Moore couldn’t be bothered all throughout the BLM riots to comment on how destructive this anarchy was. Moore, the head of the Southern Baptist ministry, The Ethics and Religious Liberty Commission (what a name, eh?), couldn’t be bothered to support John MacArthur’s church when it defied local and state lockdown measures and when MacArthur was punitively threatened by California officials. But supporters of “Orange Man” engage in an “attempted coup” on the capitol (ever see a bloodless coup without guns?), and out come the evangelical laments. These evangelical quislings always seem to have an opinion piece ready to published in the Washington Post at the drop of a crisis. They lust for the respectability of the New York Times. Their life long dream is to be published in the Atlantic or interviewed by the New Yorker. Maybe one day they will be speed dialed by a CNN producer for an evening segment? They can be relied upon to soft-pedal sin or to castigate their own evangelical churchmen for their wrong-think. Is it any surprise that what the evangelical quislings say perfectly conforms to the elite’s ideology on any given issue?

What should this tell you? The Fifth Column of the Church is ready, willing, and happy to serve as useful idiots for those who want to destroy the good things this country has stood for. The Left does not need to club the Church into submission. It can depend on its trustworthy sympathizers in the Church to do the job for them.
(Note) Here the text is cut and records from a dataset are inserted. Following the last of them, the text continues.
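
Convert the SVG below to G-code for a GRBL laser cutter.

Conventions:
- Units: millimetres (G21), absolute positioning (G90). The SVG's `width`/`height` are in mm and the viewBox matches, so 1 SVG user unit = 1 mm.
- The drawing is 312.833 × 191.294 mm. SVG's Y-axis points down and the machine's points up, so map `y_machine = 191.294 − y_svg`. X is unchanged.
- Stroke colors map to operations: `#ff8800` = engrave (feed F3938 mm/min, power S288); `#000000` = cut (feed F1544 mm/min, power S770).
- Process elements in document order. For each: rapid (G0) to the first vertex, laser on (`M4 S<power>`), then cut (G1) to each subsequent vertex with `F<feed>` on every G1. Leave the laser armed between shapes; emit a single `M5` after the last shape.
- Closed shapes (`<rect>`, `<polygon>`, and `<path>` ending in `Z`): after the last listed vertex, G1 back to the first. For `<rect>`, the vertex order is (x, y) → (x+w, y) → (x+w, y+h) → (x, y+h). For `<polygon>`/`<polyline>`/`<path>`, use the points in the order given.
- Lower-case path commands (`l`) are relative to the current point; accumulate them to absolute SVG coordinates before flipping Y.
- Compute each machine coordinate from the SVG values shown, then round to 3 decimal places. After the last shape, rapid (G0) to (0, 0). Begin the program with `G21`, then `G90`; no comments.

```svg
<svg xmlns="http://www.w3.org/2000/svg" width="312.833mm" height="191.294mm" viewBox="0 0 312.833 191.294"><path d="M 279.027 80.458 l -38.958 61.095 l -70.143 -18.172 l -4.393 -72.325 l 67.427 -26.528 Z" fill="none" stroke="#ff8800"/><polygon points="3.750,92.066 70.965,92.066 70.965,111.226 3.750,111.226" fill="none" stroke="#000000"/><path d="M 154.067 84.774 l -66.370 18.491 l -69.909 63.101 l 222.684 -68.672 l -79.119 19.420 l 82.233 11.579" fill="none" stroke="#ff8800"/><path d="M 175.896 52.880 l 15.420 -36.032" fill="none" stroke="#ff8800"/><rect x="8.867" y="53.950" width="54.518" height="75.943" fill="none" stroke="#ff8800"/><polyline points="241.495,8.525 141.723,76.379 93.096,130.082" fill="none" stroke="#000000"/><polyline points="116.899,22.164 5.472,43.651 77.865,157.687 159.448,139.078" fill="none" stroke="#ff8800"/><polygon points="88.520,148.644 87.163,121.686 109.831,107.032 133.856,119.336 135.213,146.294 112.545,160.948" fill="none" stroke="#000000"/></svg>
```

viewBox `0 0 312.833 191.294` with mm width/height → 1 unit = 1 mm. Flip: y_m = 191.294 − y_svg.

**Shape 1** — `<path>` regular polygon, stroke `#ff8800` → engrave (S288, F3938). Machine vertices: (279.027,110.836) → (240.069,49.741) → (169.926,67.913) → (165.533,140.238) → (232.960,166.766) → (279.027,110.836). Closed: final G1 returns to the first vertex.

**Shape 2** — `<polygon>` rectangle, stroke `#000000` → cut (S770, F1544). Machine vertices: (3.750,99.228) → (70.965,99.228) → (70.965,80.068) → (3.750,80.068) → (3.750,99.228). Closed: final G1 returns to the first vertex.

**Shape 3** — `<path>` open polyline, stroke `#ff8800` → engrave (S288, F3938). Machine vertices: (154.067,106.520) → (87.697,88.029) → (17.788,24.928) → (240.472,93.600) → (161.353,74.180) → (243.586,62.601). Open path.

**Shape 4** — `<path>` line segment, stroke `#ff8800` → engrave (S288, F3938). Machine vertices: (175.896,138.414) → (191.316,174.446). Open path.

**Shape 5** — `<rect>` rectangle, stroke `#ff8800` → engrave (S288, F3938). Machine vertices: (8.867,137.344) → (63.385,137.344) → (63.385,61.401) → (8.867,61.401) → (8.867,137.344). Closed: final G1 returns to the first vertex.

**Shape 6** — `<polyline>` open polyline, stroke `#000000` → cut (S770, F1544). Machine vertices: (241.495,182.769) → (141.723,114.915) → (93.096,61.212). Open path.

**Shape 7** — `<polyline>` open polyline, stroke `#ff8800` → engrave (S288, F3938). Machine vertices: (116.899,169.130) → (5.472,147.643) → (77.865,33.607) → (159.448,52.216). Open path.

**Shape 8** — `<polygon>` regular polygon, stroke `#000000` → cut (S770, F1544). Machine vertices: (88.520,42.650) → (87.163,69.608) → (109.831,84.262) → (133.856,71.958) → (135.213,45.000) → (112.545,30.346) → (88.520,42.650). Closed: final G1 returns to the first vertex.

G21
G90
G0 X279.027 Y110.836
M4 S288
G1 X240.069 Y49.741 F3938
G1 X169.926 Y67.913 F3938
G1 X165.533 Y140.238 F3938
G1 X232.960 Y166.766 F3938
G1 X279.027 Y110.836 F3938
G0 X3.750 Y99.228
M4 S770
G1 X70.965 Y99.228 F1544
G1 X70.965 Y80.068 F1544
G1 X3.750 Y80.068 F1544
G1 X3.750 Y99.228 F1544
G0 X154.067 Y106.520
M4 S288
G1 X87.697 Y88.029 F3938
G1 X17.788 Y24.928 F3938
G1 X240.472 Y93.600 F3938
G1 X161.353 Y74.180 F3938
G1 X243.586 Y62.601 F3938
G0 X175.896 Y138.414
M4 S288
G1 X191.316 Y174.446 F3938
G0 X8.867 Y137.344
M4 S288
G1 X63.385 Y137.344 F3938
G1 X63.385 Y61.401 F3938
G1 X8.867 Y61.401 F3938
G1 X8.867 Y137.344 F3938
G0 X241.495 Y182.769
M4 S770
G1 X141.723 Y114.915 F1544
G1 X93.096 Y61.212 F1544
G0 X116.899 Y169.130
M4 S288
G1 X5.472 Y147.643 F3938
G1 X77.865 Y33.607 F3938
G1 X159.448 Y52.216 F3938
G0 X88.520 Y42.650
M4 S770
G1 X87.163 Y69.608 F1544
G1 X109.831 Y84.262 F1544
G1 X133.856 Y71.958 F1544
G1 X135.213 Y45.000 F1544
G1 X112.545 Y30.346 F1544
G1 X88.520 Y42.650 F1544
M5
G0 X0.000 Y0.000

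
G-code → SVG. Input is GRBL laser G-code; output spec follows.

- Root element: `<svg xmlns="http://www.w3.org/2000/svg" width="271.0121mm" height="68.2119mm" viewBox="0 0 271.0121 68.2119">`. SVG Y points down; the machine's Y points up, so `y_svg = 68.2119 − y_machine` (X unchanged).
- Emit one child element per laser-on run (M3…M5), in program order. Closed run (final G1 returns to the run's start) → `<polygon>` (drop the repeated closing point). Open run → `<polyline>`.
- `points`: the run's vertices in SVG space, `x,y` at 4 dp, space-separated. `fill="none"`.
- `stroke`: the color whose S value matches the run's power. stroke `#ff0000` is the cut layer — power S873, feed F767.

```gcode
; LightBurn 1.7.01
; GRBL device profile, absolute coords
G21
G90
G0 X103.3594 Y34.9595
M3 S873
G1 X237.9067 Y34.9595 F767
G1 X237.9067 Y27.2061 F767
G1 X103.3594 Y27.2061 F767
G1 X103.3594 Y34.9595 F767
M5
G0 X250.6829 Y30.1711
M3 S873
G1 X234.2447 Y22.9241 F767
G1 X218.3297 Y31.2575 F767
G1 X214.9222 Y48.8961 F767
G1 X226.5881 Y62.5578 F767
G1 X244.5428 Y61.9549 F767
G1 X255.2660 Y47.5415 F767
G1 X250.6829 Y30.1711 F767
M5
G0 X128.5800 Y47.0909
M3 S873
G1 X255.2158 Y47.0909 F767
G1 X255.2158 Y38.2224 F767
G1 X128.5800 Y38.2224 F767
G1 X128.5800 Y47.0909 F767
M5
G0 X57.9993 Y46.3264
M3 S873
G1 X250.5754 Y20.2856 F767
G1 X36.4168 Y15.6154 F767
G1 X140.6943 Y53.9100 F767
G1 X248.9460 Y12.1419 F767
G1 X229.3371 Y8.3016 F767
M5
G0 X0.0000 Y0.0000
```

<svg xmlns="http://www.w3.org/2000/svg" width="271.0121mm" height="68.2119mm" viewBox="0 0 271.0121 68.2119">
  <polygon points="103.3594,33.2524 237.9067,33.2524 237.9067,41.0058 103.3594,41.0058" fill="none" stroke="#ff0000"/>
  <polygon points="250.6829,38.0408 234.2447,45.2878 218.3297,36.9544 214.9222,19.3158 226.5881,5.6541 244.5428,6.2570 255.2660,20.6704" fill="none" stroke="#ff0000"/>
  <polygon points="128.5800,21.1210 255.2158,21.1210 255.2158,29.9895 128.5800,29.9895" fill="none" stroke="#ff0000"/>
  <polyline points="57.9993,21.8855 250.5754,47.9263 36.4168,52.5965 140.6943,14.3019 248.9460,56.0700 229.3371,59.9103" fill="none" stroke="#ff0000"/>
</svg>

Machine Y-up, SVG Y-down with viewBox height 68.2119, so y_svg = 68.2119 − y_machine; X carries over. Every run uses S873, so all elements get stroke `#ff0000` (cut).

Run 1: The run returns to its start, so emit a `<polygon>` with points (Y-flipped): 103.3594,33.2524 237.9067,33.2524 237.9067,41.0058 103.3594,41.0058.

Run 2: The run returns to its start, so emit a `<polygon>` with points (Y-flipped): 250.6829,38.0408 234.2447,45.2878 218.3297,36.9544 214.9222,19.3158 226.5881,5.6541 244.5428,6.2570 255.2660,20.6704.

Run 3: The run returns to its start, so emit a `<polygon>` with points (Y-flipped): 128.5800,21.1210 255.2158,21.1210 255.2158,29.9895 128.5800,29.9895.

Run 4: The run is open, so emit a `<polyline>` with points (Y-flipped): 57.9993,21.8855 250.5754,47.9263 36.4168,52.5965 140.6943,14.3019 248.9460,56.0700 229.3371,59.9103.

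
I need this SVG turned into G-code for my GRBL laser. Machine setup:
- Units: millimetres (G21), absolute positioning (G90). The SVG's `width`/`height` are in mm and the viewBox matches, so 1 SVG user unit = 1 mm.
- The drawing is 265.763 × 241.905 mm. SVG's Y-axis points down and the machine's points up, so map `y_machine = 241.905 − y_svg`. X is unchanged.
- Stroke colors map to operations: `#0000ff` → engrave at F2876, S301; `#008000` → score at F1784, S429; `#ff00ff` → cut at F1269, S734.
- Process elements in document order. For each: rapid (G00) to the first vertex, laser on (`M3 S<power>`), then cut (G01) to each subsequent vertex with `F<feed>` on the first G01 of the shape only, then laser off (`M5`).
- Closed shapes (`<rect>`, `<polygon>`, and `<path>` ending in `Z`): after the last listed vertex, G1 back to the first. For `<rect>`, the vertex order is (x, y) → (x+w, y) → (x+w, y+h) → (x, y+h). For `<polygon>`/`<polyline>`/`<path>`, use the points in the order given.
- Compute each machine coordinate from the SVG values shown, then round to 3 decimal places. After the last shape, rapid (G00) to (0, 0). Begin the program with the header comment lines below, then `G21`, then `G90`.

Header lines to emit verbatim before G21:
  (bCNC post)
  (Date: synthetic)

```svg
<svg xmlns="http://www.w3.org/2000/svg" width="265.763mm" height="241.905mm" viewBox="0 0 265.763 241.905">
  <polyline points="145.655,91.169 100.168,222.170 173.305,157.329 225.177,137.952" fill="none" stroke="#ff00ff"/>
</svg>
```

viewBox `0 0 265.763 241.905` with mm width/height → 1 unit = 1 mm. Flip: y_m = 241.905 − y_svg.

**Shape 1** — `<polyline>` open polyline, stroke `#ff00ff` → cut (S734, F1269). Machine vertices: (145.655,150.736) → (100.168,19.735) → (173.305,84.576) → (225.177,103.953). Open path.

(bCNC post)
(Date: synthetic)
G21
G90
G00 X145.655 Y150.736
M3 S734
G01 X100.168 Y19.735 F1269
G01 X173.305 Y84.576
G01 X225.177 Y103.953
M5
G00 X0.000 Y0.000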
So, here’s your homework. The next time there is some “civil unrest” or some “political controversy,” note what articles are written on the TGC website. Consider the “evangelical leader” trotted out on the Opinion page of the national newspapers and what the religious reporters in them are reporting. Then consider what these evangelical quislings are emphasizing. Yet, what are they overlooking or omitting? What do they consider to be the problem? What do they consider to be the solution? And are their solutions worse than the problem they’ve outlined?

One thought on “The Fifth Column”

  1. Very polarized conclusions, but maybe I admit I lack the analysis and background data to follow, and would have to research and explore more. Politically, both sides assign more or less weight to certain data points based on theoretical pre-commitments. I sense some influence of the school of Dreher in these thoughts. Nevertheless, I appreciate the blind spots you point out.

    But I am curious how some fits with Romans 14:10-12, and maybe I am failing to follow Paul’s exhortation. Some of these assessments seem to follow the militant fundamentalist directions that Marsden points out in “Understanding Fundamentalism & Evangelicalism,” chapters 3-4, and how fundamentalists fell prey to McCarthyism, and tended to rely on mono-causal communist conspiracy accounts. I’d love to hear your thoughts on Marsden. Also curious of your thoughts on Richard Mouw’s call for “Uncommon Civility” in cultural / apologetic engagement, while maintaining strong theological convictions.

    The Jack Miller in me would say “Relax, it’s far worse than you think,” especially based on Keller’s contention (120-156) of the hidden prevalence late-modern narrative identity: “Christian preachers and teachers should not be abashed or threatened. Try to remember that you are at odds with a system of beliefs far more than you are at war with a group of people. Contemporary people are the victims of the late modern mind far more than they are its perpetrators. Seen in this light the Christian gospel is more of a prison break than a battle.” (155-156, Preaching)

    Exegetically, I struggle to connect Acts 20/ 2 Peter 2:1 with Russell Moore, since the standard there seems to be basic orthodoxy and orthopraxy. But maybe I’m missing some a lot here, so I am willing to be proven wrong.